At the palace, when Gat-Bulak saw Bal-i-Wag's, he embraced her princess, and
said, “ Before the next full moon, I will make preparation. Take your mother with
you and your "sagigilid" to other settlement”. Bal-i-Wag said, “ No. I would stay
and wait for the Shaman”.
Page 17
By the next full moon,
the Shaman came
with a big entourage
holding spears,
thumping and
shouting. The Shaman
saw Bal-i-Wag
standing tall among
the throngs without
flinching as though
ready for
confrontation. The
Shaman thought …
Bal-i-Wag was not like
the sacrifices he had
picked-up before. He
was even more
bewildered when he
saw Bal-i-Wag spread
her legs apart, get herself positioned and reached from her back her concealed
"sumpit".
Bal-i-wag aimed the poisoned tipped of her blowgun to the Shaman's heart. Tsuk!
Instantly, the Shaman fell.
An eerie silence ensued for hours. The village people expected the sky to fall, it
did not. The river did not make an upheaval either. All were calm and quiet. For
days, none of the nature's elements had shown abnormal behavior, contrary to
the Shaman's threat as price for disobedience.

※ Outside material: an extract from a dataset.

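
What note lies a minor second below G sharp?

G down a major second is F, so the target letter is F.
From G#, a minor second is 1 semitone down: F##.

F##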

The hovering fear of making sacrifice vanished in Gat-Bulak's Kingdom since then.
In Gat-Bulak's Last Will and Testament, he wanted the tale of Bal-i-Wag's heroism
Page 18
inscribed to his finest collection of Luzon Jars, and let it be known that his
Kingdom be called as "Bal-i-Wag."
Like other civilization that has come and gone, Gat-Bulak's Kingdom vanished.
However, the Luzon Jars artifacts, as repositories of the Baliwag Legend, if fortune
strikes, would be unearthed someday.